All malignant cancers need to maintain their telomeres in order to possess one of the hallmarks of cancer, limitless replicative potential. In rare cases, some cancers which do not maintain their telomeres, such as a subset of neuroblastomas, spontaneously regress. Tumours have 2 methods of maintaining their telomeres; one is expression of telomerase (hTERT) and the second is alternative lengthening of telomeres (ALT), used by a minority of cancers (but up to ~20% in certain cancer types).
In my experience, tumours which use telomerase to maintain their telomeres have shorter telomeres than their matched normal tissue. Whereas the remaining 10-20% of tumours, those that maintain them by ALT have telomeres 1.5-4.5x longer than those from matched normal tissue. I have seen this both in my data on various brain tumours and recently at a conference where several scientists presented data on telomere length in normal colon, polyps and colon cancer.
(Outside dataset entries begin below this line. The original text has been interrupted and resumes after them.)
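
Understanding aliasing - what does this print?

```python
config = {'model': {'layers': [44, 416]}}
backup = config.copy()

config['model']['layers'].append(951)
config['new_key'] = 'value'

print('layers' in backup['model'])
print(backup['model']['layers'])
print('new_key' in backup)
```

Key concept: shallow copy gotcha with nested dict.
Step by step:
`config = {'model': {'layers': [44, 416]}}` → config = {'model': {'layers': [44, 416]}}
`backup = config.copy()` → backup = {'model': {'layers': [44, 416]}}
`config['model']['layers'].append(951)` → config = {'model': {'layers': [44, 416, 951]}}; backup = {'model': {'layers': [44, 416, 951]}}
`config['new_key'] = 'value'` → config = {'model': {'layers': [44, 416, 951]}, 'new_key': 'value'}
`print('layers' in backup['model'])` → prints True
`print(backup['model']['layers'])` → prints [44, 416, 951]
`print('new_key' in backup)` → prints False

Answer:
True
[44, 416, 951]
False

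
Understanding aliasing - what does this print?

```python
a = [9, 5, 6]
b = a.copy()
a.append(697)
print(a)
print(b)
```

Key concept: list.copy() creates independent copy.
Step by step:
`a = [9, 5, 6]` → a = [9, 5, 6]
`b = a.copy()` → b = [9, 5, 6]
`a.append(697)` → a = [9, 5, 6, 697]
`print(a)` → prints [9, 5, 6, 697]
`print(b)` → prints [9, 5, 6]

Answer:
[9, 5, 6, 697]
[9, 5, 6]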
Telomere dysfunction in general has been implicated as a potential initiator of genomic instability, but I have not seen a study comparing if universally tumours with shorter telomeres have higher mutation rates that tumours with longer telomeres such as those that use ALT.
Various cancer types and tissues have intrinsic mutation rates and there are many cancers that have very low mutation rates and no recurrent mutations. Therefore I would be careful when stating anything about the number of mutations required for cancer as there are many cancers where mutations do not seem to be the cause. Even high mutation rates seen in certain cancers could be a late event of tumourigenesis, and perhaps initiation of telomere maintenance is a later even during tumour formation.
In the last few years there have been studies looking at hTERT promoter mutation as a potential driver of hTERT expression in cancer.